Was aber, wenn dies nicht nur ein vorübergehender Zustand ist, sondern eine dauerhafte Ordnung, die sich über die wohl kritischste Branche neben der Energie- und Verteidigungsindustrie entwickelt hat?

Zunehmende Rufe nach „gekaperten“ Regulierungsbehörden und sogenanntem „Vetternkapitalismus“ sind einige frustrierte Reaktionen auf diesen sich abzeichnenden, möglicherweise dauerhaften Komplex aus Gesundheitswesen und Regierung.

Hat die US-Bundesregierung mit ihren zahlreichen Behörden die biopharmazeutische Forschung und Entwicklung seit dem Beginn von COVID-19 im Wesentlichen übernommen?

Könnte es sich dabei um einen Trend handeln, der sich schon vorher abzeichnete? Ich habe den Eindruck, dass beide Aussagen richtig sind. Zum Vergleich: Die weltweite pharmazeutische Forschung und Entwicklung wird von Statista auf 238 Milliarden Dollar geschätzt, während sich die Zahlen für die USA auf etwa 102 bis 107 Milliarden Dollar belaufen (43 % bis 44 % der weltweiten Gesamtsumme).

Während der Pandemie in den Jahren 2020-2021 sind nach verschiedenen unten aufgeführten Quellen etwa 48 Milliarden Dollar der US-Forschung und -Entwicklung, d. h. etwa 47 % der gesamten Forschung und Entwicklung, in irgendeiner Weise an Aufträge der Bundesregierung gebunden. Es wird immer deutlicher, dass die Bundesregierung (der Staat) auf dem Gebiet der Arzneimittelentwicklung nicht mehr wegzudenken ist.

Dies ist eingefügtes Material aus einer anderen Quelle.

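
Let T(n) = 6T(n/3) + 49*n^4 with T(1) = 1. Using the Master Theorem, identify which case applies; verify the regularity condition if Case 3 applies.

a=6, b=3, f(n)=49*n^4.
log_3(6) = 1.631 < 4.
f(n) = Omega(n^(1.631+epsilon)) for some epsilon > 0, so Case 3 is the candidate.
Regularity: a*f(n/b) = 6*49*(n/3)^4 = (6/81)*49*n^4 <= c*f(n) with c = 6/81 < 1. Satisfied.
Case 3: T(n) = Theta(n^4).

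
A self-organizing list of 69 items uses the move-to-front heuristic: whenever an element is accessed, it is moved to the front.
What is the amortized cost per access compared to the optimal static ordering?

With potential Phi = number of inversions between the MTF list and the optimal static list (at most C(69,2)), each access has amortized cost at most 2 * (cost under optimal static ordering). This is the move-to-front 2-competitiveness result.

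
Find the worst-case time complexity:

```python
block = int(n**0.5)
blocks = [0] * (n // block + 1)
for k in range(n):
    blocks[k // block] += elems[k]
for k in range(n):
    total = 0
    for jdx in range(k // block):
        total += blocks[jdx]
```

Time complexity: O(n * sqrt(n)).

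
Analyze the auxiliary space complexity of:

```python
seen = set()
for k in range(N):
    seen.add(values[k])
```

Space complexity: O(n).
Auxiliary storage grows linearly with the input size n in the worst case.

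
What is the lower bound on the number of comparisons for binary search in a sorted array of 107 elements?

With 107 possible positions, we need at least ceil(log_2(107)) = 7 comparisons. Each comparison splits the remaining candidates by at most half.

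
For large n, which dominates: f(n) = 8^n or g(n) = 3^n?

f(n) = 8^n grows faster: (8/3)^n -> infinity since 8/3 > 1.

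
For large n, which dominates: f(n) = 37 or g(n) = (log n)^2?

g(n) = (log n)^2 grows faster: any unbounded function dominates a constant.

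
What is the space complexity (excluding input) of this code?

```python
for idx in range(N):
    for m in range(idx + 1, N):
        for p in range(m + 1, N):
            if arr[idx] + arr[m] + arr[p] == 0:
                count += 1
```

Space complexity: O(1).
Only a constant amount of auxiliary storage is used; nothing grows with n.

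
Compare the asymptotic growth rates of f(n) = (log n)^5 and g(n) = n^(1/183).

g(n) = n^(1/183) grows faster: any positive power of n dominates any polylog.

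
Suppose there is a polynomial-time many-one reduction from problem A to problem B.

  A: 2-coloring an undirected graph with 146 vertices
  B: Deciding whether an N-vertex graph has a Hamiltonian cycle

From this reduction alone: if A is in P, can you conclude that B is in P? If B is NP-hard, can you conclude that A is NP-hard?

A poly-time reduction A <=_p B transfers tractability DOWN (B easy => A easy) and hardness UP (A hard => B hard), not the reverse.
From A in P, the reduction alone does NOT give B in P: any problem in P trivially reduces to SAT, yet SAT is not known to be in P.
From B NP-hard, the reduction alone does NOT give A NP-hard: again, easy problems reduce to hard ones.
(Here in fact A is P and B is NP-complete.)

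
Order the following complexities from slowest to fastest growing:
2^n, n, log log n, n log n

Ordered by growth rate: log log n < n < n log n < 2^n.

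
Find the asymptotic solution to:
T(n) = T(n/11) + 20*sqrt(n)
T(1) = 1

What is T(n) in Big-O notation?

Each level contributes sqrt(n/11^k). Geometric series with ratio 1/sqrt(11) < 1 sums to O(sqrt(n)).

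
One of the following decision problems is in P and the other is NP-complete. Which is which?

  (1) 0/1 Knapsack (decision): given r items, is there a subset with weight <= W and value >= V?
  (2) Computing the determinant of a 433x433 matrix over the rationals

(1) is NP-complete: reduces from Subset Sum.
(2) is P: Gaussian elimination runs in O(n^3).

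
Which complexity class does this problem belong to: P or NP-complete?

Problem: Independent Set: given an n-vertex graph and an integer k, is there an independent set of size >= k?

This problem is NP-complete: complement of Clique (with k part of the input).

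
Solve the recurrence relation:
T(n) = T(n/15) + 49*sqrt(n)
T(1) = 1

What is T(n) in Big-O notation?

Each level contributes sqrt(n/15^k). Geometric series with ratio 1/sqrt(15) < 1 sums to O(sqrt(n)).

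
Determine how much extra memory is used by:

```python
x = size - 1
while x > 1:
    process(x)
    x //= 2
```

Space complexity: O(1).
Only a constant amount of auxiliary storage is used; nothing grows with n.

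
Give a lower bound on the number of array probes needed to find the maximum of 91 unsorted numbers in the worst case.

Adversary: any unprobed cell could hold a value larger than everything seen so far. If fewer than 91 cells are probed, the adversary places the max in an unprobed cell. So all 91 cells must be examined; together with 91-1 comparisons this is tight.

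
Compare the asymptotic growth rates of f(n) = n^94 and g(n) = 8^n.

g(n) = 8^n grows faster: any exponential with base > 1 dominates every polynomial.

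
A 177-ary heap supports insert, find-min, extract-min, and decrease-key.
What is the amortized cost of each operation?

The 177-ary heap has height O(log_177 n). Insert sifts up: O(log_177 n). Find-min reads the root: O(1). Extract-min sifts down comparing 177 children per level: O(177 * log_177 n). Decrease-key sifts up: O(log_177 n).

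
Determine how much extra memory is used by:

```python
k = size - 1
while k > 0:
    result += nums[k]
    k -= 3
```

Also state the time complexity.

Space complexity: O(1).
Only a constant amount of auxiliary storage is used; nothing grows with n.
Time complexity: O(n).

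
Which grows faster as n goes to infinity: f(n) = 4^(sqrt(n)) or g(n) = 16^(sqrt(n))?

g(n) = 16^(sqrt(n)) grows faster: ratio is (16/4)^(sqrt(n)) -> infinity since 16/4 > 1.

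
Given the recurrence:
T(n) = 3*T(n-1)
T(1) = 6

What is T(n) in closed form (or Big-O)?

Each step multiplies by 3. T(n) = T(1)*3^(n-1) = 6*3^(n-1).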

Erstens zeigt das folgende Diagramm das wahre Ausmaß der Beteiligung und Intervention der Bundesregierung im biopharmazeutischen Forschungssektor. Die Biomedical Advanced Research and Development Authority (BARDA), die zum Office of the Assistant Secretary for Preparedness and Response (ASPR) der Health and Human Services gehört, ist im Rahmen des HHS für die Beschaffung und Entwicklung von Gegenmaßnahmen zuständig, die hauptsächlich auf Bioterrorismus, einschließlich chemischer, biologischer, radiologischer und nuklearer Bedrohungen (CBRN), sowie auf pandemische Influenza und neu auftretende Krankheiten wie SARS-CoV-2 abzielen.

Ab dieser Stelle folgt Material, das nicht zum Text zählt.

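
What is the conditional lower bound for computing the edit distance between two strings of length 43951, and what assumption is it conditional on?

Under SETH (the Strong Exponential Time Hypothesis), edit distance on length-43951 strings cannot be computed in O(n^(2-epsilon)) time for any epsilon > 0 (Backurs-Indyk). The reduction is from CNF-SAT via the orthogonal vectors problem.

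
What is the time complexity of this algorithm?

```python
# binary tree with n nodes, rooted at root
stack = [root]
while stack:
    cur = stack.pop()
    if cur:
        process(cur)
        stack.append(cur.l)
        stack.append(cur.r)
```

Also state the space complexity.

Time complexity: O(n).
Space complexity: O(n).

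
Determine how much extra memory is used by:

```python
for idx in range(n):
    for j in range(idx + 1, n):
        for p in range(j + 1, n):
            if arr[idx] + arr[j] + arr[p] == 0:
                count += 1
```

Space complexity: O(1).
Only a constant amount of auxiliary storage is used; nothing grows with n.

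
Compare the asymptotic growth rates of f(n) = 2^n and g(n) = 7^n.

g(n) = 7^n grows faster: (7/2)^n -> infinity since 7/2 > 1.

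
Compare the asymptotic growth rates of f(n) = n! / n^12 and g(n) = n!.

g(n) = n! grows faster: the ratio n!/(n!/n^12) = n^12 -> infinity.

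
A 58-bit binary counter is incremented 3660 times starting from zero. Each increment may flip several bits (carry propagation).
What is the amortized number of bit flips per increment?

Bit i flips on every 2^i-th increment, so over 3660 increments bit i flips floor(3660/2^i) times. Summing over i: total flips < 2 * 3660. Amortized: < 2 = O(1) per increment.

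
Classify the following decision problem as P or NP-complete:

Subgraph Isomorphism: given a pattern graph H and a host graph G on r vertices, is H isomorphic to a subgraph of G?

This problem is NP-complete: generalizes Clique and Hamiltonian Path (pattern size is part of the input).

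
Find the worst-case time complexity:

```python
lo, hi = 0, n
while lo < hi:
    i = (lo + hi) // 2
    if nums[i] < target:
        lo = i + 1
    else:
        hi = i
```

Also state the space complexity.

Time complexity: O(log n).
Space complexity: O(1).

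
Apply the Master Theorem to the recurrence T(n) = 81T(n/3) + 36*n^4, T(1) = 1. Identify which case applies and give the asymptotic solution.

a=81, b=3, f(n)=36*n^4.
log_3(81) = 4, so n^(log_b(a)) = n^4.
f(n) = Theta(n^4), so Case 2 applies.
T(n) = Theta(n^4 log n).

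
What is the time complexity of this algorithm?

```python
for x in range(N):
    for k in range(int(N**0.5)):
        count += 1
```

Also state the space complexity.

Time complexity: O(n * sqrt(n)).
Space complexity: O(1).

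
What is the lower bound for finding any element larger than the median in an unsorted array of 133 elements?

To find an element larger than the median of 133 elements, we must see Omega(n) elements. Without seeing enough elements, an adversary can make any unseen element the median.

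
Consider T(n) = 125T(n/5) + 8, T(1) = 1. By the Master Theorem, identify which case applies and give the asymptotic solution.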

Die Behörde wurde 2006 im Rahmen des Pandemic and All-Hazards Preparedness Act (PAHPA) eingerichtet und ist dem ASPR unterstellt. Sie verwaltet das Projekt BioShield, das die Erforschung, Entwicklung und Bevorratung von Impfstoffen und Behandlungen finanziert, die die Regierung bei Notfällen im Bereich der öffentlichen Gesundheit einsetzen kann, wie es derzeit der Fall ist – beispielsweise bei einer Pandemie oder einem chemischen, biologischen, radiologischen

Die nachstehende Tabelle zeigt, in welchem Umfang die BARDA heute an der Arzneimittelentwicklung beteiligt ist.

Man beachte die über 250 Unternehmen, akademischen medizinischen Zentren und anderen Institute, die jetzt in irgendeiner Form einen Vertrag und/oder eine Partnerschaft mit BARDA/ASPR haben:

Der Einfluss und die Macht einer gelenkten Life-Science-Wirtschaft wächst. Seit 2007 haben BARDA-Vertragspartner zu 61 FDA-Zulassungen, Lizenzen und Freigaben geführt.

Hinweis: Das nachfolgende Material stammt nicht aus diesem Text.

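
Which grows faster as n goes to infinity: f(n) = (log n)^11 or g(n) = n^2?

g(n) = n^2 grows faster: any positive polynomial dominates any polylog.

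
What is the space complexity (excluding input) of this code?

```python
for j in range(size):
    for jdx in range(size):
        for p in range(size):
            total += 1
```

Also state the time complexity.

Space complexity: O(1).
Only a constant amount of auxiliary storage is used; nothing grows with n.
Time complexity: O(n^3).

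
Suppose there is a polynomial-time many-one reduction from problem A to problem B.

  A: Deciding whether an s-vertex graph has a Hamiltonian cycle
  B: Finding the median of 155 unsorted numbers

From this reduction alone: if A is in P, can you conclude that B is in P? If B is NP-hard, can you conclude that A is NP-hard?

A poly-time reduction A <=_p B transfers tractability DOWN (B easy => A easy) and hardness UP (A hard => B hard), not the reverse.
From A in P, the reduction alone does NOT give B in P: any problem in P trivially reduces to SAT, yet SAT is not known to be in P.
From B NP-hard, the reduction alone does NOT give A NP-hard: again, easy problems reduce to hard ones.
(Here in fact A is NP-complete and B is in P, so no such reduction is known -- its existence would imply P = NP; the analysis concerns only what the assumed reduction would or would not let you conclude.)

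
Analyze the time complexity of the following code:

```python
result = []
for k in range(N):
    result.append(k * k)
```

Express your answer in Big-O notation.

Time complexity: O(n).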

Sasha Latypova eine erfolgreiche Unternehmerin im Bereich biomedizinischer Produkte und leitende Angestellte bei TrialSite, teilte kürzlich mit, dass nach ihren Recherchen 97 biomedizinische Produkte in den Vereinigten Staaten mit der ASPR in Verbindung stehen.

Föderale Tentakel wachsen, dehnen sich aus und verflechten sich

Berücksichtigt man die Ausgaben des National Institute of Health für Forschung und Entwicklung, die sich im Jahr 2022 auf 45 Milliarden Dollar beliefen, wird deutlich, wie dominant die Verflechtung der Bundesbehörden in Bezug auf Einfluss, geistige Eigentumsrechte und in einigen Fällen sogar auf die Macht ist.

Die jüngsten Trends bei den Arzneimittelzulassungen in den Vereinigten Staaten zeigen, dass kleinere Biotech-Unternehmen im Laufe der Zeit immer mehr neue molekulare Wirkstoffe oder biologische Lizenzen zugelassen haben, was auf die NIH und andere Finanzierungsquellen sowie auf Bundesprogramme wie die Orphan Designation, Fast Track, Accelerated und Breakthrough Review zurückzuführen ist.

Mit der Abkehr von Blockbuster-Medikamenten und der Hinwendung zu Nischen-, Präzisions- und sogar personalisierten Therapien ist eine ganz neue Klasse wendiger Biotech-Unternehmen, wie z. B. Zell- und Gentherapieunternehmen, in hohem Maße von Risikokapital und privatem Beteiligungskapital abhängig, während sie gleichzeitig auf unzählige staatliche Finanzierungsmechanismen zählen.

Frau Latypova ist der Meinung, dass es in vielerlei Hinsicht keine traditionelle pharmazeutische Industrie mehr gibt, wobei COVID-19 eine Beschleunigung einer tief integrierten Allianz zwischen Regierung und Industrie darstellt, von der die Unternehmerin befürchtet, dass sie in eine faschistische Struktur abgleiten könnte. Unter diesem Paradigma machen die erzwungenen Mandate, die willfährigen Regulierungsbehörden und alle anderen während der COVID-19 beobachteten Anomalien Sinn.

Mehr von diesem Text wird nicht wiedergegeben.